Thursday, August 24, 2006

Annan Defies US With Plan to Visit Iran and Syria

James Bone, The Times Online:
Kofi Annan, the UN Secretary-General, is to make his first trip to Iran since President Ahmadinejad called for Israel to be wiped off the map, UN sources said yesterday.

The UN chief is planning the controversial stop in Tehran next week in spite of strenuous American objections, even though the Iranian leader has urged the destruction of another UN member state.

The world’s top diplomat wants to visit Iran as part of a diplomatic swing through the Middle East to pin down a peace deal on Lebanon. READ MORE

Syria, which is under UN investigation for the assassination of Rafik Hariri, the former Lebanese Prime Minister, is also on his tentative itinerary. A US official said that Washington had made clear to Mr Annan that it did not want him to visit Iran or Syria.

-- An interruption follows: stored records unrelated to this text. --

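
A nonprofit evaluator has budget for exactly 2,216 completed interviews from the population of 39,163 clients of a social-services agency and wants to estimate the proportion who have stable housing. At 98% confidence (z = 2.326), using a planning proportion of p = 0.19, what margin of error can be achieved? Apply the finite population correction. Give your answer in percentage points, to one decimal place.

1.9

Finite-population factor: (N−n)/(N−1) = (39163−2216)/(39163−1) = 0.9434.
SE(p̂) = √[p(1−p)/n · (N−n)/(N−1)] = √[0.1539/2216 × 0.9434] = 0.00809.
E = z × SE = 2.326 × 0.00809 = 0.01883 ≈ 1.9 percentage points.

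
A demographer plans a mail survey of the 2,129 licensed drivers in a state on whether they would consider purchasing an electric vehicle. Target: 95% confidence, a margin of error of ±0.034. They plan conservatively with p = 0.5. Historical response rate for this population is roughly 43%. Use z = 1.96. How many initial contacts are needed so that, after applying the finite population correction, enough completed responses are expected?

Completed interviews needed (unadjusted): n₀ = 1.96² × 0.2500 / 0.034² ≈ 830.80 → 831.
FPC for N = 2,129: n = 831 / (1 + 830/2129) = 831 / 1.3899 ≈ 597.90 → 598.
At a 43% response rate, contacts needed = 598 / 0.43 ≈ 1390.70 → 1391.

1391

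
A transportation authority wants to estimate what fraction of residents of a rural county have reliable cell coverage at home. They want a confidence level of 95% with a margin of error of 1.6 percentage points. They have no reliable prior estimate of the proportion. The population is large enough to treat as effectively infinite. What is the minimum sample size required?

For 95% confidence, z = 1.96.
With no prior estimate, use p = 0.5, giving p(1−p) = 0.25.
n = z²·p(1−p)/E² = 1.96² × 0.2500 / 0.016² = 3.8416 × 0.2500 / 0.000256 ≈ 3751.56.
Rounding up gives n = 3752.

3752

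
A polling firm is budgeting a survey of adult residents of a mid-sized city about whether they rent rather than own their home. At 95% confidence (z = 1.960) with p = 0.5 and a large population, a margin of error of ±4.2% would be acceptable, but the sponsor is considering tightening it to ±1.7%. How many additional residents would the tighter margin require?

2779

At ±4.2%: n = 1.960² × 0.2500 / 0.042² ≈ 544.44 → 545.
At ±1.7%: n = 1.960² × 0.2500 / 0.017² ≈ 3323.18 → 3324.
Additional respondents: 3324 − 545 = 2779.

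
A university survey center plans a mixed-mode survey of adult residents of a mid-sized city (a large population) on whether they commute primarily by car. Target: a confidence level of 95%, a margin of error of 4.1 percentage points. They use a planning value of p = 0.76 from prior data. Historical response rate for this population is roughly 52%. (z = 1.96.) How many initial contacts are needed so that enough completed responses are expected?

802

Completed interviews needed: n₀ = 1.96² × 0.1824 / 0.041² ≈ 416.84 → 417.
At a 52% response rate, contacts needed = 417 / 0.52 ≈ 801.92 → 802.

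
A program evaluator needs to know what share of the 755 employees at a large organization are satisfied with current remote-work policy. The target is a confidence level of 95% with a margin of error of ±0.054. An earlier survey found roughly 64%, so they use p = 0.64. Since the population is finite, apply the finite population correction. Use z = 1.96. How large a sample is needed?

Unadjusted: n₀ = 1.96² × 0.64 × 0.36 / 0.054² ≈ 303.53, so n₀ = 304.
Finite population correction with N = 755: n = n₀ / (1 + (n₀−1)/N) = 304 / (1 + 303/755) = 304 / 1.4013 ≈ 216.94.
Rounding up, n = 217.

217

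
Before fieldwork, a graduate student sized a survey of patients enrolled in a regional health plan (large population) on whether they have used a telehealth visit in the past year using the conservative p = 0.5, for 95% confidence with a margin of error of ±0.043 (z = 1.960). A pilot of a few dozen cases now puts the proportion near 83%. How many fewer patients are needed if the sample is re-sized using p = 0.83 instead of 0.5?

226

Conservative (p = 0.5): n = 1.960² × 0.25 / 0.043² ≈ 519.42 → 520.
Using p = 0.83: p(1−p) = 0.1411, so n = 1.960² × 0.1411 / 0.043² ≈ 293.16 → 294.
Reduction: 520 − 294 = 226.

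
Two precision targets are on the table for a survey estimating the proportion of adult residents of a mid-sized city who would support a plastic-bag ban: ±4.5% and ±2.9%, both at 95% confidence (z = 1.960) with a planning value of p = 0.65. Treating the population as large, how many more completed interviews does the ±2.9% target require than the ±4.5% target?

608

At ±4.5%: n = 1.960² × 0.2275 / 0.045² ≈ 431.59 → 432.
At ±2.9%: n = 1.960² × 0.2275 / 0.029² ≈ 1039.20 → 1040.
Additional respondents: 1040 − 432 = 608.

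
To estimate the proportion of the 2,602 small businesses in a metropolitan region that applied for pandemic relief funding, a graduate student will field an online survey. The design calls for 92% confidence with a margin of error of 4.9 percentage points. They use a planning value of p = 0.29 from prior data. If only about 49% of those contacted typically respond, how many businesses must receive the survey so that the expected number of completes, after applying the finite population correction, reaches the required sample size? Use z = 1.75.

Completed interviews needed (unadjusted): n₀ = 1.75² × 0.2059 / 0.049² ≈ 262.63 → 263.
FPC for N = 2,602: n = 263 / (1 + 262/2602) = 263 / 1.1007 ≈ 238.94 → 239.
At a 49% response rate, contacts needed = 239 / 0.49 ≈ 487.76 → 488.

488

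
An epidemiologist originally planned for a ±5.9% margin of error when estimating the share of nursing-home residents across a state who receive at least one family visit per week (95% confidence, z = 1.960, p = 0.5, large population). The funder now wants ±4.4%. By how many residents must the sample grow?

221

At ±5.9%: n = 1.960² × 0.2500 / 0.059² ≈ 275.90 → 276.
At ±4.4%: n = 1.960² × 0.2500 / 0.044² ≈ 496.07 → 497.
Additional respondents: 497 − 276 = 221.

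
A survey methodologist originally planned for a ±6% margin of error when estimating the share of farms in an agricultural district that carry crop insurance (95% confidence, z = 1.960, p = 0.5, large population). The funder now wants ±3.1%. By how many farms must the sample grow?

733

At ±6%: n = 1.960² × 0.2500 / 0.060² ≈ 266.78 → 267.
At ±3.1%: n = 1.960² × 0.2500 / 0.031² ≈ 999.38 → 1000.
Additional respondents: 1000 − 267 = 733.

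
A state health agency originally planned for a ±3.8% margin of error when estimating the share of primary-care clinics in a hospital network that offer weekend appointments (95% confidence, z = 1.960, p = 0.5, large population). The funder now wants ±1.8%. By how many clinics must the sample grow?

2299

At ±3.8%: n = 1.960² × 0.2500 / 0.038² ≈ 665.10 → 666.
At ±1.8%: n = 1.960² × 0.2500 / 0.018² ≈ 2964.20 → 2965.
Additional respondents: 2965 − 666 = 2299.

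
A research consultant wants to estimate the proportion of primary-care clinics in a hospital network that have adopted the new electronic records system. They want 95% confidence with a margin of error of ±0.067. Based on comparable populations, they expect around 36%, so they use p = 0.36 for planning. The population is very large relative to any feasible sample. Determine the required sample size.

198

For 95% confidence, z = 1.960.
With p = 0.36, p(1−p) = 0.2304.
n = z²·p(1−p)/E² = 1.960² × 0.2304 / 0.067² = 3.8416 × 0.2304 / 0.004489 ≈ 197.17.
Rounding up gives n = 198.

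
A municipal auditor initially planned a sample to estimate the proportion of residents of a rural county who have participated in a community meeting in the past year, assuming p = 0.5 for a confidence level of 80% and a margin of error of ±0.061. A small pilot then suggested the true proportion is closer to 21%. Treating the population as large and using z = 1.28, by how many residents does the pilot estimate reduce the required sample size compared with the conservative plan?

37

Conservative (p = 0.5): n = 1.28² × 0.25 / 0.061² ≈ 110.08 → 111.
Using p = 0.21: p(1−p) = 0.1659, so n = 1.28² × 0.1659 / 0.061² ≈ 73.05 → 74.
Reduction: 111 − 74 = 37.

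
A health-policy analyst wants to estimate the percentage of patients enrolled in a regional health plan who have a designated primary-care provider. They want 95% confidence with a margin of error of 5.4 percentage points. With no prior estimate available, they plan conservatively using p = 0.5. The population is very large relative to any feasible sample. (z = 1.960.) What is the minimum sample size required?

With p = 0.5, p(1−p) = 0.25.
n = z²·p(1−p)/E² = 1.960² × 0.2500 / 0.054² = 3.8416 × 0.2500 / 0.002916 ≈ 329.36.
Rounding up gives n = 330.

330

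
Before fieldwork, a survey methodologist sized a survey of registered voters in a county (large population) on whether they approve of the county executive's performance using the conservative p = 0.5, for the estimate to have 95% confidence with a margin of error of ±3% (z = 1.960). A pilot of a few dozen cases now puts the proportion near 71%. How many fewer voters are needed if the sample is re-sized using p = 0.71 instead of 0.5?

Conservative (p = 0.5): n = 1.960² × 0.25 / 0.030² ≈ 1067.11 → 1068.
Using p = 0.71: p(1−p) = 0.2059, so n = 1.960² × 0.2059 / 0.030² ≈ 878.87 → 879.
Reduction: 1068 − 879 = 189.

189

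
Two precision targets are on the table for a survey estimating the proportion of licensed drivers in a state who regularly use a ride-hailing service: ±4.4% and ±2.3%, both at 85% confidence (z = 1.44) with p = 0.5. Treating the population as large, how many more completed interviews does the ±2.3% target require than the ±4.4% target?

712

At ±4.4%: n = 1.44² × 0.2500 / 0.044² ≈ 267.77 → 268.
At ±2.3%: n = 1.44² × 0.2500 / 0.023² ≈ 979.96 → 980.
Additional respondents: 980 − 268 = 712.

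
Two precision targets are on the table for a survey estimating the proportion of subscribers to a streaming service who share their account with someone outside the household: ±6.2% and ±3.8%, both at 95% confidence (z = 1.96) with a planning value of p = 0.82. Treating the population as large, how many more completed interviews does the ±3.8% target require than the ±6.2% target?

245

At ±6.2%: n = 1.96² × 0.1476 / 0.062² ≈ 147.51 → 148.
At ±3.8%: n = 1.96² × 0.1476 / 0.038² ≈ 392.67 → 393.
Additional respondents: 393 − 148 = 245.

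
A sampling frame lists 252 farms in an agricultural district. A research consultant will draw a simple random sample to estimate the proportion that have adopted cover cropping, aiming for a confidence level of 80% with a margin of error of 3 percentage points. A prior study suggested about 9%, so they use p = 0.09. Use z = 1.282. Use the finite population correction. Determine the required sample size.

95

Unadjusted: n₀ = 1.282² × 0.09 × 0.91 / 0.030² ≈ 149.56, so n₀ = 150.
Finite population correction with N = 252: n = n₀ / (1 + (n₀−1)/N) = 150 / (1 + 149/252) = 150 / 1.5913 ≈ 94.26.
Rounding up, n = 95.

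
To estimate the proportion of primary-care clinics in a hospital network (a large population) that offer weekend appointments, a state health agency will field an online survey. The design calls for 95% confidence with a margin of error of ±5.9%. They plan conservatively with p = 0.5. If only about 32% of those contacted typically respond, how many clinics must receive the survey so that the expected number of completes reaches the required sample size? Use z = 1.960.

863

Completed interviews needed: n₀ = 1.960² × 0.2500 / 0.059² ≈ 275.90 → 276.
At a 32% response rate, contacts needed = 276 / 0.32 ≈ 862.50 → 863.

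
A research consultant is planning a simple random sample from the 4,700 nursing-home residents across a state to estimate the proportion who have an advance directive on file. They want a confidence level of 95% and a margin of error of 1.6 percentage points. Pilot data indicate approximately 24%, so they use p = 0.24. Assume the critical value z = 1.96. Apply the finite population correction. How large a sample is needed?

1731

Unadjusted: n₀ = 1.96² × 0.24 × 0.76 / 0.016² ≈ 2737.14, so n₀ = 2738.
Finite population correction with N = 4,700: n = n₀ / (1 + (n₀−1)/N) = 2738 / (1 + 2737/4700) = 2738 / 1.5823 ≈ 1730.35.
Rounding up, n = 1731.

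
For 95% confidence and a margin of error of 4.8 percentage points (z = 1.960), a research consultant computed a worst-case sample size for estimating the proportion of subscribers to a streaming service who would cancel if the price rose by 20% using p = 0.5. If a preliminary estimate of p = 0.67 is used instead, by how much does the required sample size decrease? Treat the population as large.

Conservative (p = 0.5): n = 1.960² × 0.25 / 0.048² ≈ 416.84 → 417.
Using p = 0.67: p(1−p) = 0.2211, so n = 1.960² × 0.2211 / 0.048² ≈ 368.65 → 369.
Reduction: 417 − 369 = 48.

48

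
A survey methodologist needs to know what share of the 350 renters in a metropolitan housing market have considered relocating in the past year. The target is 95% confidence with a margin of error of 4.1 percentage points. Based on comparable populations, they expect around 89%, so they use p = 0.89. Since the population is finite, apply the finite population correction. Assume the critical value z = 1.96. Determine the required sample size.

137

Unadjusted: n₀ = 1.96² × 0.89 × 0.11 / 0.041² ≈ 223.73, so n₀ = 224.
Finite population correction with N = 350: n = n₀ / (1 + (n₀−1)/N) = 224 / (1 + 223/350) = 224 / 1.6371 ≈ 136.82.
Rounding up, n = 137.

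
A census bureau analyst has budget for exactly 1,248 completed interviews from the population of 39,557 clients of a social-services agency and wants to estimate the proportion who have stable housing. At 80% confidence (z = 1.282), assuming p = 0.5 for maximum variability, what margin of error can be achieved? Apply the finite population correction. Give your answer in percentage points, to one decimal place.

1.8

Finite-population factor: (N−n)/(N−1) = (39557−1248)/(39557−1) = 0.9685.
SE(p̂) = √[p(1−p)/n · (N−n)/(N−1)] = √[0.2500/1248 × 0.9685] = 0.01393.
E = z × SE = 1.282 × 0.01393 = 0.01786 ≈ 1.8 percentage points.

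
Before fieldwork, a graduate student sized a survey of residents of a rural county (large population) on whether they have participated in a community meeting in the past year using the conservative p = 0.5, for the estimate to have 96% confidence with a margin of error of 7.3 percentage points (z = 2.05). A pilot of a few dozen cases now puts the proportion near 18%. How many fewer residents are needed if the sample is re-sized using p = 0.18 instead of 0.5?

Conservative (p = 0.5): n = 2.05² × 0.25 / 0.073² ≈ 197.15 → 198.
Using p = 0.18: p(1−p) = 0.1476, so n = 2.05² × 0.1476 / 0.073² ≈ 116.40 → 117.
Reduction: 198 − 117 = 81.

81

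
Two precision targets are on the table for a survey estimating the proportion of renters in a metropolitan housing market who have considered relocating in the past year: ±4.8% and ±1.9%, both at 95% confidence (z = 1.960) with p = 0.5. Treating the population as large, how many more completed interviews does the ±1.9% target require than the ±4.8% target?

At ±4.8%: n = 1.960² × 0.2500 / 0.048² ≈ 416.84 → 417.
At ±1.9%: n = 1.960² × 0.2500 / 0.019² ≈ 2660.39 → 2661.
Additional respondents: 2661 − 417 = 2244.

2244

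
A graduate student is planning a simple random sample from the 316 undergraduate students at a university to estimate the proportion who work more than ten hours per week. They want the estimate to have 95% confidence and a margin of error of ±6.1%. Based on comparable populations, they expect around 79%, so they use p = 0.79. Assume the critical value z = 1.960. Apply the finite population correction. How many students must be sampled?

112

Unadjusted: n₀ = 1.960² × 0.79 × 0.21 / 0.061² ≈ 171.28, so n₀ = 172.
Finite population correction with N = 316: n = n₀ / (1 + (n₀−1)/N) = 172 / (1 + 171/316) = 172 / 1.5411 ≈ 111.61.
Rounding up, n = 112.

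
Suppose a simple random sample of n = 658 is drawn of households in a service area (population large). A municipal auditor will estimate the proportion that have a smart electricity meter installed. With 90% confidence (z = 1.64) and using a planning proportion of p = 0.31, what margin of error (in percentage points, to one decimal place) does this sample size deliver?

3.0

SE(p̂) = √[p(1−p)/n] = √[0.2139/658] = 0.01803.
E = z × SE = 1.64 × 0.01803 = 0.02957, or 3.0 percentage points.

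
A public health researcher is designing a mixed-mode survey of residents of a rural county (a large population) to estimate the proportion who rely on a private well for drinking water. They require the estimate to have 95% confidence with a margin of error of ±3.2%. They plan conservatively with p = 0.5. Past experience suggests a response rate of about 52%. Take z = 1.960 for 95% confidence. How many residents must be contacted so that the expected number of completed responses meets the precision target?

Completed interviews needed: n₀ = 1.960² × 0.2500 / 0.032² ≈ 937.89 → 938.
At a 52% response rate, contacts needed = 938 / 0.52 ≈ 1803.85 → 1804.

1804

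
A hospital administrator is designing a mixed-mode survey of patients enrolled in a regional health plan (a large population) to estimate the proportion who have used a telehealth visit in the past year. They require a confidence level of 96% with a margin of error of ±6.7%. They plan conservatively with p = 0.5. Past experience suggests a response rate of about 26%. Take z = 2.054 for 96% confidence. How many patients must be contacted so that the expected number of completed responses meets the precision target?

904

Completed interviews needed: n₀ = 2.054² × 0.2500 / 0.067² ≈ 234.96 → 235.
At a 26% response rate, contacts needed = 235 / 0.26 ≈ 903.85 → 904.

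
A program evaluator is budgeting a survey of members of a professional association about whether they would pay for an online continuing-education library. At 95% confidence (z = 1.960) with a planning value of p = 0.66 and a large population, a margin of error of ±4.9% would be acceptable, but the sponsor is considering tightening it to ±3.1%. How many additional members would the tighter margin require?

At ±4.9%: n = 1.960² × 0.2244 / 0.049² ≈ 359.04 → 360.
At ±3.1%: n = 1.960² × 0.2244 / 0.031² ≈ 897.04 → 898.
Additional respondents: 898 − 360 = 538.

538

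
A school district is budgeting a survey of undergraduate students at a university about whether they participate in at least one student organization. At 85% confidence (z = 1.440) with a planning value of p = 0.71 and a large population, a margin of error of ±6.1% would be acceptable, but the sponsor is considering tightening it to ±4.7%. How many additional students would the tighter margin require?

79

At ±6.1%: n = 1.440² × 0.2059 / 0.061² ≈ 114.74 → 115.
At ±4.7%: n = 1.440² × 0.2059 / 0.047² ≈ 193.28 → 194.
Additional respondents: 194 − 115 = 79.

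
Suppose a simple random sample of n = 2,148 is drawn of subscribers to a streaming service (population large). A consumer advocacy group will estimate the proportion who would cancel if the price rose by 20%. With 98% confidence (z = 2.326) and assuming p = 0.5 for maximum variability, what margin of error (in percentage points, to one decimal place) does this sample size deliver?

2.5

SE(p̂) = √[p(1−p)/n] = √[0.2500/2148] = 0.01079.
E = z × SE = 2.326 × 0.01079 = 0.02509, or 2.5 percentage points.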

Mr Annan was forced to cancel a scheduled trip to Iran last November after the newly elected Iranian President first called for the elimination of Israel.

His decision was heavily influenced by an appeal from Congressman Tom Lantos, a personal friend who was saved from the Holocaust by the Swedish diplomat Raoul Wallenberg, the uncle of Mr Annan’s wife.

He pointed out that “under the United Nations Charter, all members have undertaken to refrain from the threat or use of force against the territorial integrity of any state”.

UN aides have urged Mr Annan to go ahead with the trip, even though Iran and Syria are the subject of Security Council scrutiny.

The 15-nation council has ordered a halt in arms shipments to Hezbollah, which both Syria and Iran supply. Syria has been implicated by a Security Council-mandated investigation into the bomb explosion that killed Mr Hariri last year. Iran faces the threat of UN sanctions if it fails to meet a Security Council deadline of next Thursday to stop enriching uranium in what the West fears is part of a clandestine nuclear weapons programme. The US said yesterday that Iran’s proposals for nuclear negotiations fell short of UN demands. Along with Britain, France and Germany, it is lobbying Mr Annan to stand firm in urging Iranian compliance with the Security Council’s demand for a suspension of uranium enrichment.